Greg McNamara, the clinic’s volunteer doctor, likens himself to a triage physician. He visits with patients once a month and takes their calls in between visits.

On most days, McNamara works as a family physician in Little Falls. But the climate around illegal immigration has put many of his patients at risk of deportation, he said.

"Our sheriff's department and police department have gotten these patients so afraid of getting arrested and deported that they won't even attempt to see a physician in Little Falls," McNamara said. "They would rather drive all the way down to St. Cloud to see me at St. Joseph's parish because they feel safer."

Job losses during the COVID-19 crisis have exacerbated people's worries over medical bills. It's especially hard on people who don't have authorization to work in this country — because they don't qualify for many benefits, said Gutierrez, an organizer with a group called Fe y Justicia, or Faith and Justice.

She said even paying for the groceries can be a stretch. Gutierrez’ organization has been raising money and giving out checks at the clinic to help people pay for food and rent.

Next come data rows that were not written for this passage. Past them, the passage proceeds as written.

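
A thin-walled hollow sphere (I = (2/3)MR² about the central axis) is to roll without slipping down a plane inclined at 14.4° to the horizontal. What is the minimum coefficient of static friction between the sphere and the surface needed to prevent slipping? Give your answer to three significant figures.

Here I = (2/3)MR², so the shape factor k = I/(MR²) = 2/3.
Along the incline Mg sinθ − f = Ma, and torque about the center fR = Iα = kMR²(a/R) gives f = kMa.
These give a = g sinθ/(1+k) and the required friction f = kMg sinθ/(1+k).
The normal force is N = Mg cosθ, so μ_min = f/N = k tanθ/(1+k).
μ_min = (2/3) × tan14.4° / 1.667 ≈ 0.103.

μ_min ≈ 0.103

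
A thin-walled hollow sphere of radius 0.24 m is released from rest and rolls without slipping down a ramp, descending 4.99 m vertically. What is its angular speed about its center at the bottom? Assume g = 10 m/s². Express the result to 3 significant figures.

Here I = (2/3)MR², so the shape factor k = I/(MR²) = 2/3.
Since it rolls without slipping, ω = v/R and KE = ½Mv² + ½Iω² = ½(1+k)Mv² = (5/6)Mv².
Energy conservation Mgh = ½(1+k)Mv² gives v = √(2gh/(1+k)) = √(2 × 10 × 4.99 / 1.667) = 7.738 m/s.
Then ω = v/R = 7.738 / 0.24 ≈ 32.2 rad/s.

ω ≈ 32.2 rad/s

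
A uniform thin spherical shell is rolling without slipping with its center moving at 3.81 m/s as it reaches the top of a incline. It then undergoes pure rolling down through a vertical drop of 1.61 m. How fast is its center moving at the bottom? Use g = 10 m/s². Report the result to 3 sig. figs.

v ≈ 5.82 m/s

Here I = (2/3)MR², so the shape factor k = I/(MR²) = 2/3.
Pure rolling means v = ωR; then KE = ½Mv² + ½I(v/R)² = ½(1+k)Mv² = (5/6)Mv².
Conserving energy between top and bottom: (5/6)Mv² = (5/6)Mv₀² + Mgh, hence v² = v₀² + 2gh/(1+k).
v = √(3.81² + 2×10×1.61/1.667) = √33.84 ≈ 5.82 m/s.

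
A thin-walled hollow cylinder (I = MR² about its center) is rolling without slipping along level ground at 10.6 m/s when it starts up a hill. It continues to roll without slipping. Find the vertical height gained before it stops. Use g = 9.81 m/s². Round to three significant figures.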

The CentraCare hospital system is funding Centro Hispano as part of a three-year, $1.8 million grant.

Pam Beckering, the trauma-informed care manager at CentraCare, said the clinic is unique because of its relationships with community organizers who set up the appointments and bring patients in. They know what the struggles are, whether it's food insecurity, unstable housing, or something else upstream.

"We’ve been in our brick buildings so long that we forget that we don't know what’s best for the community,” she said.

Organizers like Guiterrez are helping providers explore “some of those outside factors, social determinants that create health issues later on down the line and trying to be proactive instead of just treating the symptom,” she said.